I wrote an article in the March 2017 issue of Visual Studio Magazine titled “Revealing Secrets with R and Factor Analysis”. See https://visualstudiomagazine.com/articles/2017/03/01/revealing-secrets-r-factor-statistics.aspx.
Factor Analysis is a classical statistics technique that analyzes data to determine if some set of observed data can be explained by a smaller set of “latent variables.” The idea is rather subtle and is best explained by example. In my article I create a set of a fake movie preference data for 20 people. Each person rates how much they like each of seven movies: “Forbidden Planet”, Dark City”, The Hangover”, “Meet the Parents”, “Ben Hur”, “Gladiator”, and “Galaxy Quest”.

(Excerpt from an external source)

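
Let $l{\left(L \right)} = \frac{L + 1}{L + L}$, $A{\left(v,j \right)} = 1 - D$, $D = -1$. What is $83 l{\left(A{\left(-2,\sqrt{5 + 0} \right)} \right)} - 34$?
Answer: $\frac{113}{4} \approx 28.25$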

The first two movies (“Forbidden Planet” and “Dark City”) are science fiction. The next two are comedies. The two after that are historical. The last movie, “Galaxy Quest”, is both science fiction and comedy.
A factor analysis can tell you if people’s movie preferences are related to the latent variable, genre. If so, then you could use that information to predict the preference of some new movie by the people in the data.
Performing factor analysis with R is very easy. The harder part is interpreting the results. For my dummy data, the key part of the R results is:
Loadings: Factor1 Factor2 Factor3 ForbiddenPlanet -0.141 0.987 TheHangover 0.930 -0.205 MeetTheParents 0.798 -0.174 -0.226 BenHur -0.216 -0.142 0.964 Gladiator -0.484 -0.182 0.665 GalaxyQuest 0.591 0.557 -0.488 DarkCity 0.761 -0.273
Notice “Forbidden Planet” and “Dark City” have high values of the “Factor2” latent variable (which we know to be “science fiction”). Similarly, “The Hangover” and “Meet the Parents” correspond to a “Factor1”, and “Ben Hur” and “Gladiator” correspond to a “Factor3”.
Factor analysis isn’t too common in the hard sciences, but it’s used fairly often in fields such as psychology and marketing.